The program, which is fully-funded by a $3-million grant from Asian Development Bank, the French Development Agency and JICA, will run its pilot starting Oct. 2023. After six months, decisions will be made if the program should be scaled up until the baseline of 300,000 families can be augmented to reach its 1-million mark. The DSWD counts on the help of MAP in gauging the effectiveness of the program through the pilot.
FSP is an investment in human capital. Private sector companies are growing the economy but if our workforce is hungry and lacks the necessary energy, there may be impediments in generating more jobs for more productive people. The best way to maximize this investment is through education, nutrition and health care.

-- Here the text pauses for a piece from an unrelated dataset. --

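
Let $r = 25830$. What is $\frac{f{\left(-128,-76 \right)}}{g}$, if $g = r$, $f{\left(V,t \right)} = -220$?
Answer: $- \frac{22}{2583} \approx -0.0085172$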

The program has a lifespan of four years with a planned program exit for the beneficiaries. They will be asked to participate in upskilling programs of the Technical Education and Skills Development Authority or go to their nearest public employment office and look for a job so they can participate in the workforce and be part of nation-building.
Lastly, education plays a vital role in creating behavioral change in the program’s beneficiaries. MAP will conduct a macro intervention by utilizing various platforms, especially social media like TikTok, to disseminate information about malnutrition and child stunting.
We all aspire to join the ranks of developed economies but this will not happen while millions of Filipino families still go home, sleep and wake up hungry.
There is nothing simple about reversing the trend of this social ill and this will be a long battle but we need to all work together to make sure we win this hunger war.
As Sec. Gatchalian said, we have to end human suffering by ending hunger right now.